原風景
子どものころにテレビで見た、忘れられない光景がある。
広い広い荒野の1本道を、砂ぼこりを立てながらどこまでも進む大型トラック。何時間走っても周囲の景色が変わることはない。その道を、ただひたすら走る。
これぞ男のロマンだと思った。
私は女の子だったけど、どういうわけかこの「男のロマン」に弱かった。ロマンを感じさせる男に弱かったンじゃなくて、自分が「男のロマン」を体感したかった。

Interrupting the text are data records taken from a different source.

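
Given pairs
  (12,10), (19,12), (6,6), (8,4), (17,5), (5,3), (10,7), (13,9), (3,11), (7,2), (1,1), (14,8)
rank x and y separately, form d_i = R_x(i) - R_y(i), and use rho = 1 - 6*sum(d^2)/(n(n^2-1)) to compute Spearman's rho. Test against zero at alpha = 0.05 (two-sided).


Step 1: Rank x and y separately (midranks; no ties here).
rank(x): 12->8, 19->12, 6->4, 8->6, 17->11, 5->3, 10->7, 13->9, 3->2, 7->5, 1->1, 14->10
rank(y): 10->10, 12->12, 6->6, 4->4, 5->5, 3->3, 7->7, 9->9, 11->11, 2->2, 1->1, 8->8
Step 2: d_i = R_x(i) - R_y(i); compute d_i^2.
  (8-10)^2=4, (12-12)^2=0, (4-6)^2=4, (6-4)^2=4, (11-5)^2=36, (3-3)^2=0, (7-7)^2=0, (9-9)^2=0, (2-11)^2=81, (5-2)^2=9, (1-1)^2=0, (10-8)^2=4
sum(d^2) = 142.
Step 3: rho = 1 - 6*142 / (12*(12^2 - 1)) = 1 - 852/1716 = 0.503497.
Step 4: Under H0, t = rho * sqrt((n-2)/(1-rho^2)) = 1.8428 ~ t(10).
Step 5: Two-sided p-value from the t-distribution with 10 df = 0.095157.
Step 6: alpha = 0.05. fail to reject H0.

rho = 0.5035, p = 0.095157, fail to reject H0 at alpha = 0.05.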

と言っても、私はいわゆるトムボーイじゃない。だから「男のロマン」ではなく「人間のロマン」と言っていいかもしれない。
そんなわけで、中学生から高校生になるころにはトラック運転手になりたいと真剣に考えた。子どものころに見た光景は、広大な大陸っぽかったので、オーストラリアとかアメリカにも憧れた。
もちろん両親、友人は「アホか」って反応。
哀しきニッポン
しかし、トラック運転手になりたいと思う私の心を止めるものなんてありゃしない。
トラック運転手になりたくて、なりたくて、なりたくて2年前に運送会社に就職し、ほどなくして大型免許も取得。いよいよ今年の春から大型トラックを運転している。
そりゃ、長距離は走るけどアメリカ大陸でもオーストラリア大陸でもなけりゃ、30分ごとに景色が変わっていく、島国ニッポン。
乱暴な運転をするワゴン車とかも多くてヒヤヒヤすることもある。街中で見かける学生らしき若者の礼儀知らずなバイク、スクーターも困ったもの。
でも、同僚や仲間のトラック運転手たちは、びっくりするくらい紳士だったりしてびっくりする。
仕事にも慣れてきて、ヒマなときにネット検索したりすると「トラック運転手は他の職種で使い物にならなかった人間のはきだめ」だなんて書き込みも見つける。私は他の職種に就こうとしたことがないので自分が他の業種で使い物になるのかどうか分からないけど、悲しくなる。